DocuSign has also confirmed that Mary Meeker, the Kleiner Perkins Caufield & Byers partner (and former Morgan Stanley analyst) who’s most famous for her reports on the mobile industry, is joining the DocuSign board. It looks likely that Kleiner led the new round, but neither DocuSign nor Kleiner has confirmed that. (For now, the company will only say that the funding comes from “premier investors, public funds, and strategic tech-industry leaders.”)

Founded in 2004, DocuSign describes itself as “the industry standard in electronic signature” — and that’s probably a fair description. The company says 18 million people have used its products to sign 120 million documents, and that more than 150,000 documents are “DocuSigned” every day.

DocuSign previously raised a total of $56.4 million from Frazier Technology Ventures, Ignition Partners, Sigma Partners, Scale Venture Partners, Salesforce.com, and others, with its Series C announced in December 2010.

I’ll be speaking to CEO Keith Krach later today and will update this post with his comments.

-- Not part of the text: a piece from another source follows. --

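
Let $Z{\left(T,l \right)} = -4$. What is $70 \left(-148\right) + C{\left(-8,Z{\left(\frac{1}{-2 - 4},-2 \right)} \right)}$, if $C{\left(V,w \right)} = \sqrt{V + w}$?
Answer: $-10360 + 2 i \sqrt{3} \approx -10360.0 + 3.4641 i$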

Update: Krach confirms that Kleiner led the round. Accel Partners, Comcast Ventures, SAP Ventures, and “a large global institutional investor” also participated.

DocuSign will use the new funding to invest in three main areas, Krach says — research and development, expanding into new industries, and expanding internationally.

Apparently Krach and Meeker have known each other since Ariba (where he was CEO) went public more than a decade ago, when she was at Morgan Stanley. Asked whether Meeker is approaching this as a mobile investment primarily, Krach says the company’s mobile apps are “absolutely taking off.” At the same time, he says Meeker’s also just looking for disruptive technologies.

“By the second half of this decade, the vast majority of signatures are going to be electronic,” Krach says. “Every person is a potential customer.”

(Also, an earlier version of the story said the amount raised was $50 million, because that’s what DocuSign said initially, but the press release says $47.5 million, which was also the amount included in the SEC filing.)